Once again, I am reminded that I’m in the wrong business to make money. Bjorn Lomborg is in the news again, and I learn that the man makes $775,000/year for running the Copenhagen Consensus Center…which is a drop box in Lowell, Massachusetts. I don’t think buying a mailbox is the secret, though — I think you also have to convince the Koch Brothers to deposit checks in it. Apparently the trick behind that is to lie persuasively about science in a way that allows very rich people to become more rich.
Anyway, Lomborg has an op-ed in the Wall Street Journal, in which he does his usual schtick: yeah, maybe there’s a little bit of global warming, but it’s not all bad, and some of it is good, and we can’t do anything about it anyway, so just lie back and let Charlie and Dave keep doing what they are doing, which is necessary to keep the Koch Brother’s yachts economy afloat.
Just go read Greg Laden’s dissection of the article. It’s impressive how Lomborg can include all those references and completely distort the conclusions of the papers.
briquet says
I’d quibble with the word “persuasively.” The lies don’t need to be persuasive to get the funding, though I assume it helps.
Merchants of Doubt is a good history of the industry obfuscation. Most depressing is how the game is stacked against science-based policy action. Not just is the funding skewed–science funding actually geared towards find the right answer istead of winning a policy argument–but ask any scientists if there are unanswered questions in their field and they will not only say yes, but cheerfully list them out for you. It’s so easy to change link this to “let’s not do anything before we get more research results.”
llewelly says
This is a great example of the right wing claim that “scientists with different facts can’t get funded or published” is exactly the opposite of truth. The tobacco industry kept funding false claims for decades after they were debunked, and now the fossil fuel industry is doing the same thing.
Worth pointing out that many of the efforts to defund and privatize education come from the same right wing politics. It seems increasingly unlikely that’s a coincidence.
LykeX says
It’s not so much that we don’t like him as that nobody gives a shit. You people care way more about him than we do. He’s occasionally pulled out from the mothballs to disagre with what other people are saying and then forgotten again. That’s all.
I just did a quick search on a major newspaper (Politiken, if you care) and the latest article mentioning his name was from September 2013.
petrander says
As a Dutchman living in Denmark for the past 16 years, I can concur: He’s not that popular and mostly ignored.
skylanetc says
Lomborg may be a “prophet without honor in his own country,” but he is much caressed by concern trolls and faux-reasonable climate science deniers in the U. S.
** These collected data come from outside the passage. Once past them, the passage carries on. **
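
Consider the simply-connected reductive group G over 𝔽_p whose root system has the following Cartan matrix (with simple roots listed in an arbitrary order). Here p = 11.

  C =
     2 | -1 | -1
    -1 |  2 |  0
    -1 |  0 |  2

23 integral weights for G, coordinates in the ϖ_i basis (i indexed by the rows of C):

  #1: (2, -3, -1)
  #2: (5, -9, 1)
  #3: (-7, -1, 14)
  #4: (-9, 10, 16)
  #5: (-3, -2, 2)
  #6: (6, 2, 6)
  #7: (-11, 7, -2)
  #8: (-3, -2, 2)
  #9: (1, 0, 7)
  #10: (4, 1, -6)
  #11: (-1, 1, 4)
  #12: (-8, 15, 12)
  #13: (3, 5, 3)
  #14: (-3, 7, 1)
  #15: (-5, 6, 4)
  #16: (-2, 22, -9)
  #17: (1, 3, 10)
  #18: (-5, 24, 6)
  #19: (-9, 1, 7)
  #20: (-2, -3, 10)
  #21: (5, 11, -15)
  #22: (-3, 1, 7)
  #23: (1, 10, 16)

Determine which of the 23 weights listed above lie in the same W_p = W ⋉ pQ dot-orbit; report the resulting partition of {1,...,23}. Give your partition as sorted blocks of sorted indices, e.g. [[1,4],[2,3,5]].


C ↔ A_3 under row/col permutation; |W(A_3)| = 24.

λ_j+ρ reflected into Ā_11 (⟨·,θ^∨⟩≤11); 3-tuples as given:

  1: (1, 2, 0);  2: (2, 6, 0);  3: (0, 2, 5);  4: (2, 6, 0);  5: (1, 2, 0);  6: (4, 3, 1);  7: (2, 1, 8);  8: (1, 2, 0);  9: (2, 1, 8);  10: (0, 2, 5);  11: (0, 2, 5);  12: (0, 2, 5);  13: (4, 3, 1);  14: (2, 6, 0);  15: (4, 3, 1);  16: (2, 1, 8);  17: (0, 2, 5);  18: (4, 3, 1);  19: (2, 6, 0);  20: (2, 1, 8);  21: (4, 3, 1);  22: (2, 0, 6);  23: (2, 0, 6)

Grouping the 23 weights by Ā_11-representative: 6 linkage classes.

[[1, 5, 8], [2, 4, 14, 19], [3, 10, 11, 12, 17], [6, 13, 15, 18, 21], [7, 9, 16, 20], [22, 23]]


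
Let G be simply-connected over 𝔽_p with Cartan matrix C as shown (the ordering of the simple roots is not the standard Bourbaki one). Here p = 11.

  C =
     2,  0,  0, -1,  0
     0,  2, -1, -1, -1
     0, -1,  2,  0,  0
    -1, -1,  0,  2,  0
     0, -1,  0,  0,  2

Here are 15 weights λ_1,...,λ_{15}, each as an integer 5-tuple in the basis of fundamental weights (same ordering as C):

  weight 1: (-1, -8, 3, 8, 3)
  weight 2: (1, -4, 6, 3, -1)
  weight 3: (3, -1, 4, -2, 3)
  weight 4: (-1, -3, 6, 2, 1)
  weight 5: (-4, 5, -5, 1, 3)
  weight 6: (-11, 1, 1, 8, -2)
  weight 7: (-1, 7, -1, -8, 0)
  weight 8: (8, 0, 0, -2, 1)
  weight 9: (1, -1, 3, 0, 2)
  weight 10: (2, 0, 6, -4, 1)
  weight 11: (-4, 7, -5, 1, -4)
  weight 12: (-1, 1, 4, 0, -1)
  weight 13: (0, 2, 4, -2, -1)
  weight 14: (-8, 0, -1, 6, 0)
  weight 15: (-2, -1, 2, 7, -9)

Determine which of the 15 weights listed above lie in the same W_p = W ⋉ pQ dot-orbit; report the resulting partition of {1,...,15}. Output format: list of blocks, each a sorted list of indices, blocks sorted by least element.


Cartan matrix: type D_5 (|W|=1920); un-permuting the 5 rows.

Alcove-folded reps (p=11, 15 weights, presented ϖ-order):

  1: (0, 1, 3, 1, 3) · 2: (2, 0, 4, 1, 3) · 3: (2, 0, 4, 1, 3) · 4: (0, 2, 5, 1, 0) · 5: (0, 1, 3, 1, 3) · 6: (7, 1, 0, 0, 1) · 7: (7, 1, 0, 0, 1) · 8: (7, 1, 0, 0, 1) · 9: (2, 0, 4, 1, 3) · 10: (0, 2, 5, 1, 0) · 11: (2, 0, 4, 1, 3) · 12: (0, 2, 5, 1, 0) · 13: (0, 2, 5, 1, 0) · 14: (7, 1, 0, 0, 1) · 15: (0, 2, 5, 1, 0)

4 distinct reps among the 15 weights ⇒ 4 W_11-linkage classes:

[[1, 5], [2, 3, 9, 11], [4, 10, 12, 13, 15], [6, 7, 8, 14]]


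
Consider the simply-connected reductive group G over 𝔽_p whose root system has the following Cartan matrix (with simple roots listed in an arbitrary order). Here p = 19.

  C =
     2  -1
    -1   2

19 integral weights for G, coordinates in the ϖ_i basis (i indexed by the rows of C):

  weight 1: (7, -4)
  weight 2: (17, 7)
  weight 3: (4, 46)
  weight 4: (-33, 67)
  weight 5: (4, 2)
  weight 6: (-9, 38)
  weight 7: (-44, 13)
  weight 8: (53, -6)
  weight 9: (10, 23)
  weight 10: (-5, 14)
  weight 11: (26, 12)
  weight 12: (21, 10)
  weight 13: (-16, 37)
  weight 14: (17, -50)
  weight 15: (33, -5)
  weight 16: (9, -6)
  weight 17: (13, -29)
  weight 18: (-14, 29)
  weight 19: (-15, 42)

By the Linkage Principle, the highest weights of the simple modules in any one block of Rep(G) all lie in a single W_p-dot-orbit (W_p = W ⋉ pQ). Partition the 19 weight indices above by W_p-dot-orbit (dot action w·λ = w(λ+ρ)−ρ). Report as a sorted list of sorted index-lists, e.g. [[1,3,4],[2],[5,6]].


Dynkin diagram of C (from the 2 off-diagonal −1 entries): A_2.

Ā_19 reps of the 19 weights (A_2, coords as presented):

  [1] (5, 3)
  [2] (11, 1)
  [3] (5, 5)
  [4] (2, 6)
  [5] (5, 3)
  [6] (11, 1)
  [7] (5, 5)
  [8] (5, 3)
  [9] (5, 3)
  [10] (4, 11)
  [11] (2, 6)
  [12] (5, 3)
  [13] (4, 0)
  [14] (11, 1)
  [15] (4, 11)
  [16] (5, 5)
  [17] (5, 5)
  [18] (2, 6)
  [19] (5, 5)

These 19 weights hit 6 W_19-dot-orbits; sizes (5, 3, 5, 3, 2, 1):

[[1, 5, 8, 9, 12], [2, 6, 14], [3, 7, 16, 17, 19], [4, 11, 18], [10, 15], [13]]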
He provides exactly the patina of expert testimony a right wing rag like the WSJ is looking for to help it spread doubt about the dangers of unbridled CO2 emissions. He is much more dangerous than a mere loon like Lord Monckton.
caseloweraz says
Everyone here probably knows about the Web site Lomborg Errors, but it does no harm to post the link again.
chrisdevries says
Bjorn Lomborg has been cherry-picking data to support incorrect positions for 15 years or more. The Skeptical Environmentalist (which I read and deconstructed, once upon a time) can be used as a template for how to make a specious argument seem reasonable. It is obvious to me that Lomborg deliberately misrepresented the data – that he knew he was on the wrong side of the argument and didn’t care, because he’s actually a pretty smart guy whose lies were subtle and believable for anyone who wasn’t willing to dig into the data themselves. It’s very difficult to be so reasonably wrong unless you know you’re wrong and are aware of enough of the data to be able to cherry-pick it so meticulously.
It used to be hard for me to believe that someone who knows how serious the climate change problem is would be greedy enough to write such a book, but even now Lomborg continues to be that greedy, using his trademarked methodology to lie for profit, and I am far less naive than I was 13 years ago when I first came across this dangerous individual. People will do all kinds of evil for money, but it takes a true monster to use his intelligence as a weapon against a better future for all of humanity, just for his own profit.
moarscienceplz says
moarscienceplz says
(sorry for the borked post)
PZ is probably just being snarky here, but I think the Koch-suckers realize that their own standards of living, and even that of their heirs for a number of generations, are not going to be impacted by pretty much anything at this point. What they are doing is more along the lines of Henry Ford buying a newspaper and then using it to spread anti-Semitic diatribes all over the country. They are so insulated and coddled that they have never had any need to doubt the economic lunacy their whacked-out father spoon-fed them, and so they think they actually are saving the economy. That’s what’s so maddening about them. They aren’t crooks trying to line their pockets. They actually think they are the saviors of America.
David Marjanović says
^ Good point.
LykeX says
Nothing more dangerous that someone who thinks they’re right, but isn’t.
Actually, that’s exactly the engine that drives that saying: “It takes religion to make good people do evil things.” A good person who believes the wrong thing will spend every last bit of energy doing harm; thinking he’s sacrificing himself for the right cause.
The very thing that makes him a good pesron will fuel the evil he does. That’s part of the evil of religion; if takes the very best impulses of human beings and turns them towards evil.